The trials investigating (2S)-2-CYCLOPENTYL-2-[(5S)-2-[(2R,3R)-3-CYCLOPROPYL-1-METHYLAZIRIDINE-2-CARBONYL]-2,7-DIAZASPIRO[4.4]NONAN-7-YL]-N-[(6S,8S,14S)-21-[5-(4-CYCLOPROPYLPIPERAZIN-1-YL)-2-[(1S)-1-METHOXYETHYL]PYRIDIN-3-YL]-18,18-DIMETHYL-9,15-DIOXO-22-(2,2,2-TRIFLUOROETHYL)-5,16-DIOXA-2,10,22,28-TETRAZAPENTACYCLO[18.5.2.12,6.110,14.023,27]NONACOSA-1(26),20,23(27),24-TETRAEN-8-YL]ACETAMIDE represent an example of precision medicine or personalized medicine^[1]. Rather than treating all lung cancers the same way, this approach targets treatment to patients whose tumors have specific genetic characteristics^[1].

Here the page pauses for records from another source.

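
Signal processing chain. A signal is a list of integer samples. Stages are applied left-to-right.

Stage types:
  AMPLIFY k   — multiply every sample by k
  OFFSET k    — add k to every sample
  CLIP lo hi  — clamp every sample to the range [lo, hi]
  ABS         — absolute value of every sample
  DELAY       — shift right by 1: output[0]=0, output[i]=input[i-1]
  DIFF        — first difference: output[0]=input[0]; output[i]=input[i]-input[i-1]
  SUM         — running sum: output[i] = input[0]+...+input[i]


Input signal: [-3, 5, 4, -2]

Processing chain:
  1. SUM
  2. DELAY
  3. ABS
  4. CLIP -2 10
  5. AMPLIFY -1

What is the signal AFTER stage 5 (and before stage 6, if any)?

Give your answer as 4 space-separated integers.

Input: [-3, 5, 4, -2]
Stage 1 (SUM): sum[0..0]=-3, sum[0..1]=2, sum[0..2]=6, sum[0..3]=4 -> [-3, 2, 6, 4]
Stage 2 (DELAY): [0, -3, 2, 6] = [0, -3, 2, 6] -> [0, -3, 2, 6]
Stage 3 (ABS): |0|=0, |-3|=3, |2|=2, |6|=6 -> [0, 3, 2, 6]
Stage 4 (CLIP -2 10): clip(0,-2,10)=0, clip(3,-2,10)=3, clip(2,-2,10)=2, clip(6,-2,10)=6 -> [0, 3, 2, 6]
Stage 5 (AMPLIFY -1): 0*-1=0, 3*-1=-3, 2*-1=-2, 6*-1=-6 -> [0, -3, -2, -6]

Answer: 0 -3 -2 -6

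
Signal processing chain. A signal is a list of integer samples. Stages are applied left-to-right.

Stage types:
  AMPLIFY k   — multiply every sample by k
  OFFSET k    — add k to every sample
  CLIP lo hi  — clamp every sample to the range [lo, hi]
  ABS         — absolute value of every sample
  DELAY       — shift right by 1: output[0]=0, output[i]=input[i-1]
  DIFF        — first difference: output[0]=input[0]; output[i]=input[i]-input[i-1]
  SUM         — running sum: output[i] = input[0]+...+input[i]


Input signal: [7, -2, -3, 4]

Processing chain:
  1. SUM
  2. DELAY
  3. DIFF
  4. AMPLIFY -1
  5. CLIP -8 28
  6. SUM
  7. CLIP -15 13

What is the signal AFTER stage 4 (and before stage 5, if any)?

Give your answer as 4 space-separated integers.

Answer: 0 -7 2 3

Derivation:
Input: [7, -2, -3, 4]
Stage 1 (SUM): sum[0..0]=7, sum[0..1]=5, sum[0..2]=2, sum[0..3]=6 -> [7, 5, 2, 6]
Stage 2 (DELAY): [0, 7, 5, 2] = [0, 7, 5, 2] -> [0, 7, 5, 2]
Stage 3 (DIFF): s[0]=0, 7-0=7, 5-7=-2, 2-5=-3 -> [0, 7, -2, -3]
Stage 4 (AMPLIFY -1): 0*-1=0, 7*-1=-7, -2*-1=2, -3*-1=3 -> [0, -7, 2, 3]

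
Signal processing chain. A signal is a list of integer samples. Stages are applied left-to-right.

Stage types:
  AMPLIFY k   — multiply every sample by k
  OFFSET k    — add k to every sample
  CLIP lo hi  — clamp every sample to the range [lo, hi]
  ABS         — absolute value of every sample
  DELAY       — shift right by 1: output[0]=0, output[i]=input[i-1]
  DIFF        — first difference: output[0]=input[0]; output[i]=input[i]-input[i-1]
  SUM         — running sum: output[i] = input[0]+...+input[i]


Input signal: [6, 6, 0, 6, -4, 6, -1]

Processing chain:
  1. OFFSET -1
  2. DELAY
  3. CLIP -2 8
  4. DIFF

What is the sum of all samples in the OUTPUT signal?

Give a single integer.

Input: [6, 6, 0, 6, -4, 6, -1]
Stage 1 (OFFSET -1): 6+-1=5, 6+-1=5, 0+-1=-1, 6+-1=5, -4+-1=-5, 6+-1=5, -1+-1=-2 -> [5, 5, -1, 5, -5, 5, -2]
Stage 2 (DELAY): [0, 5, 5, -1, 5, -5, 5] = [0, 5, 5, -1, 5, -5, 5] -> [0, 5, 5, -1, 5, -5, 5]
Stage 3 (CLIP -2 8): clip(0,-2,8)=0, clip(5,-2,8)=5, clip(5,-2,8)=5, clip(-1,-2,8)=-1, clip(5,-2,8)=5, clip(-5,-2,8)=-2, clip(5,-2,8)=5 -> [0, 5, 5, -1, 5, -2, 5]
Stage 4 (DIFF): s[0]=0, 5-0=5, 5-5=0, -1-5=-6, 5--1=6, -2-5=-7, 5--2=7 -> [0, 5, 0, -6, 6, -7, 7]
Output sum: 5

Answer: 5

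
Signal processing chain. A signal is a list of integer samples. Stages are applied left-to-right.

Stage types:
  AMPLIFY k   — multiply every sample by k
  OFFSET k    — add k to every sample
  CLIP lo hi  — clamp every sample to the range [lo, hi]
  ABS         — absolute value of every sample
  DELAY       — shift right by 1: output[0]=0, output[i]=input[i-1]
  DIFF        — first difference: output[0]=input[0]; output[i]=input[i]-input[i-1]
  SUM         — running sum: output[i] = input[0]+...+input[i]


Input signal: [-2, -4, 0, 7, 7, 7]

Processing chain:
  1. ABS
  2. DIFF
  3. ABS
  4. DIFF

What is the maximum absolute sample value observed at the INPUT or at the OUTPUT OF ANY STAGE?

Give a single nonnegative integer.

Input: [-2, -4, 0, 7, 7, 7] (max |s|=7)
Stage 1 (ABS): |-2|=2, |-4|=4, |0|=0, |7|=7, |7|=7, |7|=7 -> [2, 4, 0, 7, 7, 7] (max |s|=7)
Stage 2 (DIFF): s[0]=2, 4-2=2, 0-4=-4, 7-0=7, 7-7=0, 7-7=0 -> [2, 2, -4, 7, 0, 0] (max |s|=7)
Stage 3 (ABS): |2|=2, |2|=2, |-4|=4, |7|=7, |0|=0, |0|=0 -> [2, 2, 4, 7, 0, 0] (max |s|=7)
Stage 4 (DIFF): s[0]=2, 2-2=0, 4-2=2, 7-4=3, 0-7=-7, 0-0=0 -> [2, 0, 2, 3, -7, 0] (max |s|=7)
Overall max amplitude: 7

Answer: 7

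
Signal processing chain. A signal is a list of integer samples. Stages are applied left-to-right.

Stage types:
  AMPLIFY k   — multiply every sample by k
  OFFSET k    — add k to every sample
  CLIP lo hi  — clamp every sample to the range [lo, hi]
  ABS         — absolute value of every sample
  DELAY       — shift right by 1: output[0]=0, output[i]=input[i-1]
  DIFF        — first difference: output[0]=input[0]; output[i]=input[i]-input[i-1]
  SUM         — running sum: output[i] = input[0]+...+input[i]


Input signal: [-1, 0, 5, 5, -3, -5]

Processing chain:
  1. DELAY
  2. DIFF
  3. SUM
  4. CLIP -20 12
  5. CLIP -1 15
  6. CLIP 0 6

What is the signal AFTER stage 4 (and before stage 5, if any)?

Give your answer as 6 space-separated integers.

Input: [-1, 0, 5, 5, -3, -5]
Stage 1 (DELAY): [0, -1, 0, 5, 5, -3] = [0, -1, 0, 5, 5, -3] -> [0, -1, 0, 5, 5, -3]
Stage 2 (DIFF): s[0]=0, -1-0=-1, 0--1=1, 5-0=5, 5-5=0, -3-5=-8 -> [0, -1, 1, 5, 0, -8]
Stage 3 (SUM): sum[0..0]=0, sum[0..1]=-1, sum[0..2]=0, sum[0..3]=5, sum[0..4]=5, sum[0..5]=-3 -> [0, -1, 0, 5, 5, -3]
Stage 4 (CLIP -20 12): clip(0,-20,12)=0, clip(-1,-20,12)=-1, clip(0,-20,12)=0, clip(5,-20,12)=5, clip(5,-20,12)=5, clip(-3,-20,12)=-3 -> [0, -1, 0, 5, 5, -3]

Answer: 0 -1 0 5 5 -3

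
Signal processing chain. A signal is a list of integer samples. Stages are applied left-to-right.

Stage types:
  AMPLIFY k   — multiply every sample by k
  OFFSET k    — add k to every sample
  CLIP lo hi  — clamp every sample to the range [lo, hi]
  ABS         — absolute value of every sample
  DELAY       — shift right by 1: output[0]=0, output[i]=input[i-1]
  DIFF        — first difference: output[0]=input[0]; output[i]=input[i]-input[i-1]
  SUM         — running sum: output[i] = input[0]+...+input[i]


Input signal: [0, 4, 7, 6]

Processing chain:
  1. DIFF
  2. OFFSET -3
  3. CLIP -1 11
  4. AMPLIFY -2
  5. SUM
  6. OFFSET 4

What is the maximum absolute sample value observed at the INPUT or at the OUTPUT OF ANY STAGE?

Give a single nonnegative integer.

Answer: 7

Derivation:
Input: [0, 4, 7, 6] (max |s|=7)
Stage 1 (DIFF): s[0]=0, 4-0=4, 7-4=3, 6-7=-1 -> [0, 4, 3, -1] (max |s|=4)
Stage 2 (OFFSET -3): 0+-3=-3, 4+-3=1, 3+-3=0, -1+-3=-4 -> [-3, 1, 0, -4] (max |s|=4)
Stage 3 (CLIP -1 11): clip(-3,-1,11)=-1, clip(1,-1,11)=1, clip(0,-1,11)=0, clip(-4,-1,11)=-1 -> [-1, 1, 0, -1] (max |s|=1)
Stage 4 (AMPLIFY -2): -1*-2=2, 1*-2=-2, 0*-2=0, -1*-2=2 -> [2, -2, 0, 2] (max |s|=2)
Stage 5 (SUM): sum[0..0]=2, sum[0..1]=0, sum[0..2]=0, sum[0..3]=2 -> [2, 0, 0, 2] (max |s|=2)
Stage 6 (OFFSET 4): 2+4=6, 0+4=4, 0+4=4, 2+4=6 -> [6, 4, 4, 6] (max |s|=6)
Overall max amplitude: 7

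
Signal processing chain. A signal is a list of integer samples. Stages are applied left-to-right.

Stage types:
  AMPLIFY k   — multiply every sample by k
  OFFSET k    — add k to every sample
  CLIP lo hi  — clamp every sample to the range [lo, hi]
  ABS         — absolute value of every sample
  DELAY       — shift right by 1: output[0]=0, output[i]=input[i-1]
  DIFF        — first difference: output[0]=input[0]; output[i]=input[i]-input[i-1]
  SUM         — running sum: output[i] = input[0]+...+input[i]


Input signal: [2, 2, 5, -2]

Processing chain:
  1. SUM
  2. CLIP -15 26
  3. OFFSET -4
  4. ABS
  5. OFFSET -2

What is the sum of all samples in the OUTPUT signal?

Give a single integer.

Input: [2, 2, 5, -2]
Stage 1 (SUM): sum[0..0]=2, sum[0..1]=4, sum[0..2]=9, sum[0..3]=7 -> [2, 4, 9, 7]
Stage 2 (CLIP -15 26): clip(2,-15,26)=2, clip(4,-15,26)=4, clip(9,-15,26)=9, clip(7,-15,26)=7 -> [2, 4, 9, 7]
Stage 3 (OFFSET -4): 2+-4=-2, 4+-4=0, 9+-4=5, 7+-4=3 -> [-2, 0, 5, 3]
Stage 4 (ABS): |-2|=2, |0|=0, |5|=5, |3|=3 -> [2, 0, 5, 3]
Stage 5 (OFFSET -2): 2+-2=0, 0+-2=-2, 5+-2=3, 3+-2=1 -> [0, -2, 3, 1]
Output sum: 2

Answer: 2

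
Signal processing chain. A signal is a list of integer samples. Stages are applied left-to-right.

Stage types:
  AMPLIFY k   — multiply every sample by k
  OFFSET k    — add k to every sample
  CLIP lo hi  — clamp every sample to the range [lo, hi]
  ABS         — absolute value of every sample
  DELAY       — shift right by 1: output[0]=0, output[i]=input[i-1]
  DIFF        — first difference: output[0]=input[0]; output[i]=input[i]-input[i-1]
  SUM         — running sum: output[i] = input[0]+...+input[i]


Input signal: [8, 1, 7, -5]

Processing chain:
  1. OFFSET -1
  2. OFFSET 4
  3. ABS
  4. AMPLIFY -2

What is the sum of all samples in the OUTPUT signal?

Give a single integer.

Answer: -54

Derivation:
Input: [8, 1, 7, -5]
Stage 1 (OFFSET -1): 8+-1=7, 1+-1=0, 7+-1=6, -5+-1=-6 -> [7, 0, 6, -6]
Stage 2 (OFFSET 4): 7+4=11, 0+4=4, 6+4=10, -6+4=-2 -> [11, 4, 10, -2]
Stage 3 (ABS): |11|=11, |4|=4, |10|=10, |-2|=2 -> [11, 4, 10, 2]
Stage 4 (AMPLIFY -2): 11*-2=-22, 4*-2=-8, 10*-2=-20, 2*-2=-4 -> [-22, -8, -20, -4]
Output sum: -54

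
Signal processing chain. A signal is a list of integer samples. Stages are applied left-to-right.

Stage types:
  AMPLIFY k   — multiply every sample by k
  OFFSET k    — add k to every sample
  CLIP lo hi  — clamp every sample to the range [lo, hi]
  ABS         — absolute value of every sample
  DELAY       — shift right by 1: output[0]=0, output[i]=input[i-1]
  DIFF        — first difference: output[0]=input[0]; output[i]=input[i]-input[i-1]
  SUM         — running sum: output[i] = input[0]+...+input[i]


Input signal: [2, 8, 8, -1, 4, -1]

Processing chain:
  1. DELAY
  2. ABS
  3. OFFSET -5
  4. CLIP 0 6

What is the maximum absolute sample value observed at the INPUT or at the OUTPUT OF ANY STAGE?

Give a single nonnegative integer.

Answer: 8

Derivation:
Input: [2, 8, 8, -1, 4, -1] (max |s|=8)
Stage 1 (DELAY): [0, 2, 8, 8, -1, 4] = [0, 2, 8, 8, -1, 4] -> [0, 2, 8, 8, -1, 4] (max |s|=8)
Stage 2 (ABS): |0|=0, |2|=2, |8|=8, |8|=8, |-1|=1, |4|=4 -> [0, 2, 8, 8, 1, 4] (max |s|=8)
Stage 3 (OFFSET -5): 0+-5=-5, 2+-5=-3, 8+-5=3, 8+-5=3, 1+-5=-4, 4+-5=-1 -> [-5, -3, 3, 3, -4, -1] (max |s|=5)
Stage 4 (CLIP 0 6): clip(-5,0,6)=0, clip(-3,0,6)=0, clip(3,0,6)=3, clip(3,0,6)=3, clip(-4,0,6)=0, clip(-1,0,6)=0 -> [0, 0, 3, 3, 0, 0] (max |s|=3)
Overall max amplitude: 8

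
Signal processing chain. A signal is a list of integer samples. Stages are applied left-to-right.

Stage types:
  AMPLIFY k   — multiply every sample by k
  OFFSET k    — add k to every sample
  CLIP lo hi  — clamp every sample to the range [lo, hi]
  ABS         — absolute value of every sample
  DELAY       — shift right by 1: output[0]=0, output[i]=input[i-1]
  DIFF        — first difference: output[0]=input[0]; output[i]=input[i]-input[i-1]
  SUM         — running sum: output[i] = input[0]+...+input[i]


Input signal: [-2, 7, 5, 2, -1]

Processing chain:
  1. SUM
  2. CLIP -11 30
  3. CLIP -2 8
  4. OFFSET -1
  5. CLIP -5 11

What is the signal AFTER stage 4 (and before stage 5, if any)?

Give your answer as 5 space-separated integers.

Answer: -3 4 7 7 7

Derivation:
Input: [-2, 7, 5, 2, -1]
Stage 1 (SUM): sum[0..0]=-2, sum[0..1]=5, sum[0..2]=10, sum[0..3]=12, sum[0..4]=11 -> [-2, 5, 10, 12, 11]
Stage 2 (CLIP -11 30): clip(-2,-11,30)=-2, clip(5,-11,30)=5, clip(10,-11,30)=10, clip(12,-11,30)=12, clip(11,-11,30)=11 -> [-2, 5, 10, 12, 11]
Stage 3 (CLIP -2 8): clip(-2,-2,8)=-2, clip(5,-2,8)=5, clip(10,-2,8)=8, clip(12,-2,8)=8, clip(11,-2,8)=8 -> [-2, 5, 8, 8, 8]
Stage 4 (OFFSET -1): -2+-1=-3, 5+-1=4, 8+-1=7, 8+-1=7, 8+-1=7 -> [-3, 4, 7, 7, 7]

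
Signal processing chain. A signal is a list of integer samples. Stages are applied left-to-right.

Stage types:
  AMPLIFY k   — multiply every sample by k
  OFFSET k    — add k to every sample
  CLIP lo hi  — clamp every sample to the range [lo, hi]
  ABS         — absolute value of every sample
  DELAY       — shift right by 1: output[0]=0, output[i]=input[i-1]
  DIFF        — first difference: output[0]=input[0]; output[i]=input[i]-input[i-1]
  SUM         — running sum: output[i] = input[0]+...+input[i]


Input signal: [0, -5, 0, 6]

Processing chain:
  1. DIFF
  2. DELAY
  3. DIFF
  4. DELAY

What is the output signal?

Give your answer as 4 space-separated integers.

Input: [0, -5, 0, 6]
Stage 1 (DIFF): s[0]=0, -5-0=-5, 0--5=5, 6-0=6 -> [0, -5, 5, 6]
Stage 2 (DELAY): [0, 0, -5, 5] = [0, 0, -5, 5] -> [0, 0, -5, 5]
Stage 3 (DIFF): s[0]=0, 0-0=0, -5-0=-5, 5--5=10 -> [0, 0, -5, 10]
Stage 4 (DELAY): [0, 0, 0, -5] = [0, 0, 0, -5] -> [0, 0, 0, -5]

Answer: 0 0 0 -5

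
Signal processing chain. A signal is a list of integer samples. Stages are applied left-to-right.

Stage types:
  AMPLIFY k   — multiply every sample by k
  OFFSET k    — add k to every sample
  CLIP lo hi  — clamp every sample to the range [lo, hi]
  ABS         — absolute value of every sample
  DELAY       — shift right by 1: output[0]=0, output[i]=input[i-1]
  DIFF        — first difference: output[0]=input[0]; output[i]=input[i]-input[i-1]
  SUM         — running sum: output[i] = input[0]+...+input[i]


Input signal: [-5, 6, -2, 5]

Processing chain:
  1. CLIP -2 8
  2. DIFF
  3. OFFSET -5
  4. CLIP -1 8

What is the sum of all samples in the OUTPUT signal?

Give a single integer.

Answer: 3

Derivation:
Input: [-5, 6, -2, 5]
Stage 1 (CLIP -2 8): clip(-5,-2,8)=-2, clip(6,-2,8)=6, clip(-2,-2,8)=-2, clip(5,-2,8)=5 -> [-2, 6, -2, 5]
Stage 2 (DIFF): s[0]=-2, 6--2=8, -2-6=-8, 5--2=7 -> [-2, 8, -8, 7]
Stage 3 (OFFSET -5): -2+-5=-7, 8+-5=3, -8+-5=-13, 7+-5=2 -> [-7, 3, -13, 2]
Stage 4 (CLIP -1 8): clip(-7,-1,8)=-1, clip(3,-1,8)=3, clip(-13,-1,8)=-1, clip(2,-1,8)=2 -> [-1, 3, -1, 2]
Output sum: 3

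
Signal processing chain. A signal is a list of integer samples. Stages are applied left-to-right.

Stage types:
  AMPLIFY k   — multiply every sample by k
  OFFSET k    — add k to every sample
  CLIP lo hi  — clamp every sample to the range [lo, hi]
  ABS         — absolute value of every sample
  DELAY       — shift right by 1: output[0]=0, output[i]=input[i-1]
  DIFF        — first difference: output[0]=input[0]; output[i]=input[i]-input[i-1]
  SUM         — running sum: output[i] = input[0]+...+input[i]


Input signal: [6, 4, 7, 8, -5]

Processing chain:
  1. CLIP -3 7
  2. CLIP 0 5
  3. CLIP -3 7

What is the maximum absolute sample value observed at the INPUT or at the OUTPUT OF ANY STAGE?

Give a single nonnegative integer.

Answer: 8

Derivation:
Input: [6, 4, 7, 8, -5] (max |s|=8)
Stage 1 (CLIP -3 7): clip(6,-3,7)=6, clip(4,-3,7)=4, clip(7,-3,7)=7, clip(8,-3,7)=7, clip(-5,-3,7)=-3 -> [6, 4, 7, 7, -3] (max |s|=7)
Stage 2 (CLIP 0 5): clip(6,0,5)=5, clip(4,0,5)=4, clip(7,0,5)=5, clip(7,0,5)=5, clip(-3,0,5)=0 -> [5, 4, 5, 5, 0] (max |s|=5)
Stage 3 (CLIP -3 7): clip(5,-3,7)=5, clip(4,-3,7)=4, clip(5,-3,7)=5, clip(5,-3,7)=5, clip(0,-3,7)=0 -> [5, 4, 5, 5, 0] (max |s|=5)
Overall max amplitude: 8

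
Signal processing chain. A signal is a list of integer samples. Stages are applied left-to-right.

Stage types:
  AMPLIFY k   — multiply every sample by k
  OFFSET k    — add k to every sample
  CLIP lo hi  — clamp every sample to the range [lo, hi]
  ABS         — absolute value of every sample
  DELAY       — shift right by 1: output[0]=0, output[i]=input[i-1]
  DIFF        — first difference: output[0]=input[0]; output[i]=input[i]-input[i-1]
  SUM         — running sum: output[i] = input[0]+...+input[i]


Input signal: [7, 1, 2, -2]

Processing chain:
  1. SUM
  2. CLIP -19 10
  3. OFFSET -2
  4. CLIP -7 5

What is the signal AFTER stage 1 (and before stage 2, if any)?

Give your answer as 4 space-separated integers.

Answer: 7 8 10 8

Derivation:
Input: [7, 1, 2, -2]
Stage 1 (SUM): sum[0..0]=7, sum[0..1]=8, sum[0..2]=10, sum[0..3]=8 -> [7, 8, 10, 8]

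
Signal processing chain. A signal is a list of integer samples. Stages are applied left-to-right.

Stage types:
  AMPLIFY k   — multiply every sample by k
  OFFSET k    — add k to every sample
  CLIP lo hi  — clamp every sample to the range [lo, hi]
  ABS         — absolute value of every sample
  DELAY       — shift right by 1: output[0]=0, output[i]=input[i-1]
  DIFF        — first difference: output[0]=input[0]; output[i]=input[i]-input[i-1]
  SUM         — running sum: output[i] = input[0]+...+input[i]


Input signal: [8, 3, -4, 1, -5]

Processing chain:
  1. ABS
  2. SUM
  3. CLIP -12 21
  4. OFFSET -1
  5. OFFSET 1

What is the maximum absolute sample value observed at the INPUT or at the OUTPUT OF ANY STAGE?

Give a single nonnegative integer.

Input: [8, 3, -4, 1, -5] (max |s|=8)
Stage 1 (ABS): |8|=8, |3|=3, |-4|=4, |1|=1, |-5|=5 -> [8, 3, 4, 1, 5] (max |s|=8)
Stage 2 (SUM): sum[0..0]=8, sum[0..1]=11, sum[0..2]=15, sum[0..3]=16, sum[0..4]=21 -> [8, 11, 15, 16, 21] (max |s|=21)
Stage 3 (CLIP -12 21): clip(8,-12,21)=8, clip(11,-12,21)=11, clip(15,-12,21)=15, clip(16,-12,21)=16, clip(21,-12,21)=21 -> [8, 11, 15, 16, 21] (max |s|=21)
Stage 4 (OFFSET -1): 8+-1=7, 11+-1=10, 15+-1=14, 16+-1=15, 21+-1=20 -> [7, 10, 14, 15, 20] (max |s|=20)
Stage 5 (OFFSET 1): 7+1=8, 10+1=11, 14+1=15, 15+1=16, 20+1=21 -> [8, 11, 15, 16, 21] (max |s|=21)
Overall max amplitude: 21

Answer: 21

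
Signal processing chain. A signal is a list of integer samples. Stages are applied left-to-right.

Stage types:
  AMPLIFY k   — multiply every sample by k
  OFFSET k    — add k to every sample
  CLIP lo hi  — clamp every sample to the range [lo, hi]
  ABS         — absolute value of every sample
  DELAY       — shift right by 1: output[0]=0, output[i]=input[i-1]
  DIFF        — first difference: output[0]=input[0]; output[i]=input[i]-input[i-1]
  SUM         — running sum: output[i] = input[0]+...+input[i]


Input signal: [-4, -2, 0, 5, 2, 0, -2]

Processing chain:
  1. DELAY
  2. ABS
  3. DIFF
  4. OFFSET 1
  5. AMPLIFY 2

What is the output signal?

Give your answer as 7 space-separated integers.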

For patients to be considered for these trials, their tumors must be tested to confirm the presence of the RAS G12D mutation^[1]. This testing is typically performed on a biopsy sample of the tumor using molecular diagnostic techniques^[1]. Only patients whose tumors test positive for this specific mutation are eligible to participate^[1].

This targeted approach offers potential advantages. By focusing on a specific molecular target, treatments may be more effective in patients whose cancers depend on that target for growth^[1]. Additionally, targeted therapies may have different side effect profiles compared to traditional chemotherapy, potentially offering better tolerability for some patients^[1].